The induction phase for arm B (n = 343) involved 4 to 6 cycles of atezolizumab (1200 mg), carboplatin (AUC 6), and nab-paclitaxel (100 mg/m2). Patients received atezolizumab and carboplatin on day 1 of each 21-day cycle. This was followed by the same maintenance atezolizumab regimen as in arm A.
For arm C (n = 340), induction comprised 4 or 6 cycles of carboplatin and nab-paclitaxel (100 mg/m2). Patients received carboplatin on day 1 of each 21-day cycle, and nab-paclitaxel was administered on days 1, 8, and 15 of each 21-day cycle. The maintenance phase consisted of best supportive care.
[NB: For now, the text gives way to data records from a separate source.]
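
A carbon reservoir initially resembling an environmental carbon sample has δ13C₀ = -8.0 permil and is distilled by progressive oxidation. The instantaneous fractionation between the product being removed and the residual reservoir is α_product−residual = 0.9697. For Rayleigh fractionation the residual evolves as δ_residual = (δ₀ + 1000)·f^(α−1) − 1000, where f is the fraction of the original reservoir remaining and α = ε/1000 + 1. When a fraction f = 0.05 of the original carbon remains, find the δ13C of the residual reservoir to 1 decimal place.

Rayleigh residual: δ_res = (δ₀ + 1000)·f^(α−1) − 1000
α − 1 = -0.03030
f^(α−1) = 0.05^(-0.03030) = 1.095018
δ_res = (-8.0 + 1000) × 1.095018 − 1000 = 1086.258 − 1000 = 86.26 permil

86.3 permil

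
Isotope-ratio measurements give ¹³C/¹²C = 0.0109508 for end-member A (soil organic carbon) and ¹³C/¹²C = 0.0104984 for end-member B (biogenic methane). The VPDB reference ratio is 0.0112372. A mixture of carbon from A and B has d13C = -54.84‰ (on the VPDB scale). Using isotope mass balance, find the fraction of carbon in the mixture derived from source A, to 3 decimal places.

δ_A = (0.0109508/0.0112372 − 1)×1000 = (0.974513 − 1)×1000 = -25.487‰
δ_B = (0.0104984/0.0112372 − 1)×1000 = (0.934254 − 1)×1000 = -65.746‰
f_A = (δ_mix − δ_B)/(δ_A − δ_B) = (-54.84 − (-65.746))/(-25.487 − (-65.746))
f_A = 10.906 / 40.259 = 0.2709

0.271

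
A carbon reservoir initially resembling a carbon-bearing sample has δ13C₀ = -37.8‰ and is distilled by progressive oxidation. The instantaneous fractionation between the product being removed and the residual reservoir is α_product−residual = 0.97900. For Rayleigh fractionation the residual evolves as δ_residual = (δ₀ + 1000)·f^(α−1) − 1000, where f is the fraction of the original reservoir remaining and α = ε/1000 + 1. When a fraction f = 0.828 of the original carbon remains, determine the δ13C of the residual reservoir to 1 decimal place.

Rayleigh residual: δ_res = (δ₀ + 1000)·f^(α−1) − 1000
α − 1 = -0.02100
f^(α−1) = 0.828^(-0.02100) = 1.003971
δ_res = (-37.8 + 1000) × 1.003971 − 1000 = 966.021 − 1000 = -33.98‰

-34.0‰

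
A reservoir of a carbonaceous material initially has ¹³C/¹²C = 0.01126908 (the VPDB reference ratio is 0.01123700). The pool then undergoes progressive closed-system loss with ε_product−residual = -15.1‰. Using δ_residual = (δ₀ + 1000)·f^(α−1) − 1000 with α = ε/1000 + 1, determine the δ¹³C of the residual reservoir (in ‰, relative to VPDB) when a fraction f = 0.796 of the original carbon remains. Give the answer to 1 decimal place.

6.3‰

δ₀ = (0.01126908/0.01123700 − 1)×1000 = (1.002855 − 1)×1000 = 2.855‰
α − 1 = ε/1000 = -0.0151
f^(α−1) = 0.796^(-0.0151) = 1.003451
δ_res = (2.855 + 1000) × 1.003451 − 1000 = 1006.316 − 1000 = 6.32‰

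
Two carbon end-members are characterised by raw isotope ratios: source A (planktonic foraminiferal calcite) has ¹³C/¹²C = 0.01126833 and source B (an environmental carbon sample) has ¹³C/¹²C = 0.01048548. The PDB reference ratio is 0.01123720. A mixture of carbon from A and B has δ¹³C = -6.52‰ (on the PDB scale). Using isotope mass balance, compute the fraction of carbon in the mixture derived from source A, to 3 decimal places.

δ_A = (0.01126833/0.01123720 − 1)×1000 = (1.002770 − 1)×1000 = 2.770‰
δ_B = (0.01048548/0.01123720 − 1)×1000 = (0.933104 − 1)×1000 = -66.896‰
f_A = (δ_mix − δ_B)/(δ_A − δ_B) = (-6.52 − (-66.896))/(2.770 − (-66.896))
f_A = 60.376 / 69.666 = 0.8666

0.867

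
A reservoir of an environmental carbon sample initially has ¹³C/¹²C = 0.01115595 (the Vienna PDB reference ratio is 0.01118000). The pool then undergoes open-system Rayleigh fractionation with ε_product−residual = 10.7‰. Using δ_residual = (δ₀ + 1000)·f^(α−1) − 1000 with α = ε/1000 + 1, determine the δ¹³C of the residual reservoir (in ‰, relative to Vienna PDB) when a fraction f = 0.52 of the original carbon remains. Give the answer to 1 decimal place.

-9.1‰

δ₀ = (0.01115595/0.01118000 − 1)×1000 = (0.997849 − 1)×1000 = -2.151‰
α − 1 = ε/1000 = 0.0107
f^(α−1) = 0.52^(0.0107) = 0.993027
δ_res = (-2.151 + 1000) × 0.993027 − 1000 = 990.891 − 1000 = -9.11‰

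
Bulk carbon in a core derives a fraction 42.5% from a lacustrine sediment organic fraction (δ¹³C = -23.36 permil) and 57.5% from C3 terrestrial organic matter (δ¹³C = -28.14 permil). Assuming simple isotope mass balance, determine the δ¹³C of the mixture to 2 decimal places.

δ_mix = f_A·δ_A + f_B·δ_B
δ_mix = 0.425 × (-23.36) + 0.575 × (-28.14)
δ_mix = -9.928 + -16.180 = -26.108 permil

-26.11 permil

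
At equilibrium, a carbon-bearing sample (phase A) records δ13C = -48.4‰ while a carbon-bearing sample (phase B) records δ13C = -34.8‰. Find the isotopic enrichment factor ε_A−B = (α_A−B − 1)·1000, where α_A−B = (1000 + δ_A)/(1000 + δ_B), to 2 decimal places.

α_A−B = (1000 + -48.4) / (1000 + -34.8) = 951.6 / 965.2 = 0.985910
ε_A−B = (0.985910 − 1) × 1000 = -14.090‰
(The approximation ε ≈ δ_A − δ_B would give -13.6‰.)

-14.09‰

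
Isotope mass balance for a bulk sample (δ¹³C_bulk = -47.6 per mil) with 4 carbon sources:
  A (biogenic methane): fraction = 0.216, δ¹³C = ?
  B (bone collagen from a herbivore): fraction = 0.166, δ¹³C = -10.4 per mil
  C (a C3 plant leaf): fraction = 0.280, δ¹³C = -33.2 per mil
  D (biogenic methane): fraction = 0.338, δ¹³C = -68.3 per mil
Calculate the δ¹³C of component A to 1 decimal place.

-62.5 per mil

Isotope mass balance: δ_bulk = Σ fᵢ·δᵢ.
-47.6 = 0.216×δ_A + 0.166×(-10.4) + 0.280×(-33.2) + 0.338×(-68.3)
0.216·δ_A = -47.6 − (-34.108) = -13.492
δ_A = -13.492 / 0.216 = -62.46 per mil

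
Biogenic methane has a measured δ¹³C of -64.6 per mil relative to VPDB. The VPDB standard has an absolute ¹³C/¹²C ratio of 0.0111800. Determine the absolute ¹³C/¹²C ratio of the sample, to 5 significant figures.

R_sample = R_standard × (δ¹³C/1000 + 1)
R_sample = 0.0111800 × (-64.6/1000 + 1) = 0.0111800 × 0.935400
R_sample = 0.0104578

0.010458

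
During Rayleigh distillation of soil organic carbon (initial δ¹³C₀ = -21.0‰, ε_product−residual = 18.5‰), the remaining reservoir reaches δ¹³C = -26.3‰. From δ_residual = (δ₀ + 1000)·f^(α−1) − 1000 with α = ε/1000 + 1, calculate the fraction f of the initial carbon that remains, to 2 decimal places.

0.75

α − 1 = ε/1000 = 0.0185
(δ_res + 1000)/(δ₀ + 1000) = (-26.3 + 1000)/(-21.0 + 1000) = 973.7/979.0 = 0.994586
f = 0.994586^(1/0.0185) = exp(ln(0.994586)/0.0185) = exp(-0.00543/0.0185)
f = exp(-0.2934) = 0.7457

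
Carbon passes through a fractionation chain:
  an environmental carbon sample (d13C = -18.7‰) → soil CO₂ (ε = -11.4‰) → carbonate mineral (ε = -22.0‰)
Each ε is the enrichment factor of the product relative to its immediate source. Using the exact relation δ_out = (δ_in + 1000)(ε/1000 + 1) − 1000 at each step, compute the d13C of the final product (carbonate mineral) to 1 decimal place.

-51.2‰

step 1: δ = (-18.70 + 1000)·(-11.4/1000 + 1) − 1000 = -29.89‰
step 2: δ = (-29.89 + 1000)·(-22.0/1000 + 1) − 1000 = -51.23‰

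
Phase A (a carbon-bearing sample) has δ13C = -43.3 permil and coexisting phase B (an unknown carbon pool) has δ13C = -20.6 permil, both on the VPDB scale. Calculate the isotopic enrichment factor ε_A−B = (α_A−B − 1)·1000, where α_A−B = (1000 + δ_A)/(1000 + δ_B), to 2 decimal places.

-23.18 permil

α_A−B = (1000 + -43.3) / (1000 + -20.6) = 956.7 / 979.4 = 0.976823
ε_A−B = (0.976823 − 1) × 1000 = -23.177 permil
(The approximation ε ≈ δ_A − δ_B would give -22.7 permil.)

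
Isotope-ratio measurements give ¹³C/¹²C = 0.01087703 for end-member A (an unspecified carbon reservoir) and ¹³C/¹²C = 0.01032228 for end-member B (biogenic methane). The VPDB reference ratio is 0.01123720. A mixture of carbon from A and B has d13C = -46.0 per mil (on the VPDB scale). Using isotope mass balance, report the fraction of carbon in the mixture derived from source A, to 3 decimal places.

δ_A = (0.01087703/0.01123720 − 1)×1000 = (0.967948 − 1)×1000 = -32.052 per mil
δ_B = (0.01032228/0.01123720 − 1)×1000 = (0.918581 − 1)×1000 = -81.419 per mil
f_A = (δ_mix − δ_B)/(δ_A − δ_B) = (-46.0 − (-81.419))/(-32.052 − (-81.419))
f_A = 35.419 / 49.367 = 0.7175

0.717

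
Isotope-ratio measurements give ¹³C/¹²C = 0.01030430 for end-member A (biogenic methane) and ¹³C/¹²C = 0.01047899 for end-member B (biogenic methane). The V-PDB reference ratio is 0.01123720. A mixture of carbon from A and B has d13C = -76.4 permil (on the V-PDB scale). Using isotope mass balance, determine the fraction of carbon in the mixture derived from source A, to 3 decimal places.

δ_A = (0.01030430/0.01123720 − 1)×1000 = (0.916981 − 1)×1000 = -83.019 permil
δ_B = (0.01047899/0.01123720 − 1)×1000 = (0.932527 − 1)×1000 = -67.473 permil
f_A = (δ_mix − δ_B)/(δ_A − δ_B) = (-76.4 − (-67.473))/(-83.019 − (-67.473))
f_A = -8.927 / -15.546 = 0.5742

0.574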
The coprimary endpoints for the IMpower131 study were progression-free survival (PFS) and OS. The analysis presented at the WCLC was only a comparison of arm B versus arm C. The study design stipulated that the nab-paclitaxel arm (B) must first demonstrate a statistically significant OS benefit versus the control arm (C) before the paclitaxel arm (A) can be compared with the control arm for PFS and OS.
In the overall patient population, there was no OS benefit with the addition of atezolizumab. At a median follow-up of 25.5 months, the median OS was 14.2 months in the atezolizumab arm versus 13.5 months with chemotherapy alone (HR, 0.88; 95% CI, 0.73-1.05; P = .1581).
The trial did, however, meet its coprimary endpoint of PFS. At a median follow-up of 17.1 months, the median PFS was 6.3 months (95% CI, 5.7-7.1) with the addition of atezolizumab versus 5.6 months (95% CI, 5.6-5.7) with chemotherapy alone (HR, 0.71; 95% CI, 0.60-0.85; P = 0.0001).2 The 12-month PFS rates were 24.7% versus 12.0%, respectively.
Regarding safety, grade 3/4 and serious treatment-related adverse events occurred in 68.0% versus 56.9% and 20.4% versus 10.5% of the atezolizumab and control arms, respectively.